Toen ik filosofie ging studeren, had ik natuurlijk geen flauw idee wat dat eigenlijk was. Mijn echte liefde ervoor is eigenlijk per ongeluk ontstaan, omdat ik zo in elkaar zit dat ik af wil maken waar ik aan begin.
In mijn vierde of vijfde jaar kregen we een docent uit Australië, Wayne Hudson, die werkelijk verpletterend was. Hij liet voor ’t eerst zien wat filosofie is: iets wat dichtbij het dagelijkse leven staat. In Utrecht was de filosofie sterk continentaal georiënteerd, op de Duitse filosofen, die met veel poeha en zonder veel inhoud behandeld werden. Wayne schrok ervan dat er in de hele faculteit niemand aan de Angelsaksische filosofen van dat moment deed: Donald Davidson, Hilary Putnam, Richard Rorty, Thomas Nagel. Hij begon die als een razende aan de man te brengen. Bij elk college kwam hij de zaal binnen met onder zijn arm de laatste dertig boeken die hij die week gelezen had. Zelf had hij ook altijd vier of vijf boeken ‘bijna af’.
Dat is nog steeds zo, en de dingen die hij uiteindelijk publiceert zijn niet eens zo heel goed.
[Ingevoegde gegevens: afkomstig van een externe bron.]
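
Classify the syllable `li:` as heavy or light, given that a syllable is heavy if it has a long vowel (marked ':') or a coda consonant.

heavy

`li:`: long vowel, open (no coda). Long vowel → heavy.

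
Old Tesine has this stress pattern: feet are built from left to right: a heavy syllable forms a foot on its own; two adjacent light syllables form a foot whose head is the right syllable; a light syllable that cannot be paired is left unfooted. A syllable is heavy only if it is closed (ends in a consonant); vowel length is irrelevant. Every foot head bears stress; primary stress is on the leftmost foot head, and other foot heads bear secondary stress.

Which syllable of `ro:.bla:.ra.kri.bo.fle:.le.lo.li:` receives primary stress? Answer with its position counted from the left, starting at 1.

Weights: 1 ro: L, 2 bla: L, 3 ra L, 4 kri L, 5 bo L, 6 fle: L, 7 le L, 8 lo L, 9 li: L.
Parse left to right (heavy = foot alone; LL = one foot; stranded L unfooted): (ro:.ˈbla:) (ra.ˈkri) (bo.ˈfle:) (le.ˈlo) li:.
Foot heads: 2, 4, 6, 8.
Primary stress on the leftmost head = syllable 2.
Primary stress: syllable 2 → ro:.ˈbla:.ra.kri.bo.fle:.le.lo.li:.

2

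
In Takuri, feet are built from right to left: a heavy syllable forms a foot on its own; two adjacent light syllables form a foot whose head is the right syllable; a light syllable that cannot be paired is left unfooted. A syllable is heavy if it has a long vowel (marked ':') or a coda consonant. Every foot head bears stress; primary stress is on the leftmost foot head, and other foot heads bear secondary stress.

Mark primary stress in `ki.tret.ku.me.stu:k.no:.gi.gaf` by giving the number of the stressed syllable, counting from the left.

Weights: 1 ki L, 2 tret H, 3 ku L, 4 me L, 5 stu:k H, 6 no: H, 7 gi L, 8 gaf H.
Parse right to left (heavy = foot alone; LL = one foot; stranded L unfooted): ki (ˈtret) (ku.ˈme) (ˈstu:k) (ˈno:) gi (ˈgaf).
Foot heads: 2, 4, 5, 6, 8.
Primary stress on the leftmost head = syllable 2.
Primary stress: syllable 2 → ki.ˈtret.ku.me.stu:k.no:.gi.gaf.

2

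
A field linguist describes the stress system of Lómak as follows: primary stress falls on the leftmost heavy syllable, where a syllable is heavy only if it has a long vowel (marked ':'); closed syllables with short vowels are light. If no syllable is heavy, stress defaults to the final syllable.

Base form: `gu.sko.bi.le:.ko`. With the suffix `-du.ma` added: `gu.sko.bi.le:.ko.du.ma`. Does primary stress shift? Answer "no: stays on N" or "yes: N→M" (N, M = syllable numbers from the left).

no: stays on 4

Base `gu.sko.bi.le:.ko` (5 syllables):
  Weights: 1 gu L, 2 sko L, 3 bi L, 4 le: H, 5 ko L.
  Heavy syllables in the domain: 4. The leftmost is syllable 4 (le:).
  → primary stress on syllable 4.
Suffixed `gu.sko.bi.le:.ko.du.ma` (7 syllables):
  Weights: 1 gu L, 2 sko L, 3 bi L, 4 le: H, 5 ko L, 6 du L, 7 ma L.
  Heavy syllables in the domain: 4. The leftmost is syllable 4 (le:).
  → primary stress on syllable 4.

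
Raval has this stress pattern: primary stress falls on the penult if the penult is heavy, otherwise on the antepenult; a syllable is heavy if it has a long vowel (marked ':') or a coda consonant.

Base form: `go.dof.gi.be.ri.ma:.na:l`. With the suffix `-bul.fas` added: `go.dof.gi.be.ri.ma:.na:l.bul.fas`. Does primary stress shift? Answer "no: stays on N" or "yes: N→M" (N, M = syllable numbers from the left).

yes: 6→8

Base `go.dof.gi.be.ri.ma:.na:l` (7 syllables):
  Weights: 5 ri L, 6 ma: H, 7 na:l H.
  The penult (syllable 6, ma:) is heavy, so it takes stress.
  → primary stress on syllable 6.
Suffixed `go.dof.gi.be.ri.ma:.na:l.bul.fas` (9 syllables):
  Weights: 7 na:l H, 8 bul H, 9 fas H.
  The penult (syllable 8, bul) is heavy, so it takes stress.
  → primary stress on syllable 8.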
Maar hij is wel altijd bezig om onontgonnen terreinen te ontdekken. In 1980 kwam hij met Rorty aan, om ons te vertellen dat moderne filosofie onmogelijk was. Rorty’s boek was toen een half jaar oud. Nou, wij déden nog niet eens aan moderne filosofie. Het was vooral zijn levendigheid die me trok. Tot die tijd stonden er toch vooral mensen voor ons die dachten dat ze Onze Lieve Heer zelf waren.
Hij was als een orkaan die me heeft wakkergeschud.